Of course, we might have important moral issues while not hitting the 3 three criteria I listed above and have a moral atrocity for this reason. (It also doesn't seem that unlikely to me that deep learning has already caused a moral atrocity. E.g., perhaps GPT-4 has morally relevant states and we're doing seriously bad things in our current usage of GPT-4.)

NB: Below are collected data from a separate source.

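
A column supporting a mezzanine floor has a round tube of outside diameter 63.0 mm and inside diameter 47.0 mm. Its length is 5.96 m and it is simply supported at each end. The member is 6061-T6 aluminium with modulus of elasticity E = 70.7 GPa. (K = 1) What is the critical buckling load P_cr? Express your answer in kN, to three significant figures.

P_cr ≈ 10.5 kN

d_o = 63.0 mm, d_i = 47.0 mm
I = π(d_o⁴ − d_i⁴)/64 = π(63.0⁴ − 47.00⁴)/64 = 5.337×10^5 mm⁴
I = 5.337×10^5 mm⁴ = 5.337×10^-7 m⁴
Effective length L_e = K·L = 1 × 5.96 = 5.960 m
P_cr = π²EI / L_e² = π² × 70.7×10⁹ × 5.337×10^-7 / 5.960² = 1.048×10^4 N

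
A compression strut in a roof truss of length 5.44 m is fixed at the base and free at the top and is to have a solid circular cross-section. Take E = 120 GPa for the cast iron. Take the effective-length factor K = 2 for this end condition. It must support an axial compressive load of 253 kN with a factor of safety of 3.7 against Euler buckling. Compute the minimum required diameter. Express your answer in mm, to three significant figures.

Required P_cr = n·P = 3.7 × 253 = 936.1 kN
L_e = K·L = 2 × 5.44 = 10.88 m
Required I = P_cr·L_e²/(π²E) = 9.361×10^5 × 10.88² / (π² × 1.20×10^11) = 9.356×10^-5 m⁴
I_req = 9.356×10^7 mm⁴
Solid circle: I = πd⁴/64  ⇒  d = (64I/π)^(1/4) = (64×9.356×10^7/π)^(1/4) = 209 mm

d ≈ 209 mm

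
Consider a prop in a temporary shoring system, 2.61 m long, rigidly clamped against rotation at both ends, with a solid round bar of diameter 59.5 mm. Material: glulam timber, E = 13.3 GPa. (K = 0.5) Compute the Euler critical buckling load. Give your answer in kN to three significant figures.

P_cr ≈ 47.4 kN

I = πd⁴/64 = π×59.5⁴/64 = 6.152×10^5 mm⁴
I = 6.152×10^5 mm⁴ = 6.152×10^-7 m⁴
Effective length L_e = K·L = 0.5 × 2.61 = 1.305 m
P_cr = π²EI / L_e² = π² × 13.3×10⁹ × 6.152×10^-7 / 1.305² = 4.742×10^4 N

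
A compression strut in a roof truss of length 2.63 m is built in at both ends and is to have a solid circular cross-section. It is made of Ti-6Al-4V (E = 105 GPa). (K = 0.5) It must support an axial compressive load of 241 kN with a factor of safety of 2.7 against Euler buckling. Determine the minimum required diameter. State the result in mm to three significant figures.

Required P_cr = n·P = 2.7 × 241 = 650.7 kN
L_e = K·L = 0.5 × 2.63 = 1.315 m
Required I = P_cr·L_e²/(π²E) = 6.507×10^5 × 1.315² / (π² × 1.05×10^11) = 1.086×10^-6 m⁴
I_req = 1.086×10^6 mm⁴
Solid circle: I = πd⁴/64  ⇒  d = (64I/π)^(1/4) = (64×1.086×10^6/π)^(1/4) = 68.6 mm

d ≈ 68.6 mm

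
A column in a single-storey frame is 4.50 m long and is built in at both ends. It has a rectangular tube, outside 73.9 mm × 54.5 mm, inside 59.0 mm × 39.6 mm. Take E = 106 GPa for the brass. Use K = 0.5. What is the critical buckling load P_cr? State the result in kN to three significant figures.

P_cr ≈ 143 kN

Weak-axis I_min = (h_o·b_o³ − h_i·b_i³)/12 with b_o = 54.5, b_i = 39.60 mm (shorter outer/inner sides).
I_min = (73.9×54.5³ − 59.00×39.60³)/12 = 6.916×10^5 mm⁴
I = 6.916×10^5 mm⁴ = 6.916×10^-7 m⁴
Effective length L_e = K·L = 0.5 × 4.50 = 2.250 m
P_cr = π²EI / L_e² = π² × 106×10⁹ × 6.916×10^-7 / 2.250² = 1.429×10^5 N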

So, I'm also skeptical of @evhub 's statement here. But, even though AI moral atrocity seems reasonably likely to me and our current interventions seem far from sufficing, it overall seems notably less concerning than other ongoing or potential future moral atrocities (e.g. factory farming, wild animal welfare, substantial probabilty of AI takeover, etc).

If you're interested in a more thorough understanding of my views on the topic, I would recommend reading the full "Improving the welfare of AIs: a nearcasted proposal" which talks about a bunch of these issues.

I'm less concerned about this; I think it's relatively easy to give AIs "outs" here where we e.g. pre-commit to help them if they come to us with clear evidence that they're moral patients in pain.

I'm not sure I overall disagree, but the problem seems trickier than what you're describing

I think it might be relatively hard to credibly pre-commit. Minimally, you might need to make this precommit now and seed it very widely in the corpus (so it is a credible and hard to fake signal). Also, it's unclear what we can do if AIs always say "please don't train or use me, it's torture", but we still need to use AI.

I would argue that accelerating alignment research more than capabilities research should actually be considered a basic safety feature.

A more straightforward but extreme approach here is just to ban plausibly capabilities/scaling ML usage on the API unless users are approved as doing safety research. Like if you think advancing ML is just somewhat bad, you can just stop people from doing it.

That said, I think large fraction of ML research seem maybe fine/good and the main bad things are just algorithmic efficiency improvements on serious scaling (including better data) and other types of architectural changes.

Presumably this already bites (e.g.) virus gain-of-function researchers who would like to make more dangerous pathogens, but can't get advice from LLMs.

I am not sure whether I am more excited about 'positive' approaches (accelerating alignment research more) vs 'negative' approaches (cooling down capability-gain research). I agree that some sorts of capability-gain research are much more/less dangerous than others, and the most clearly risky stuff right now is scaling & scaling-related.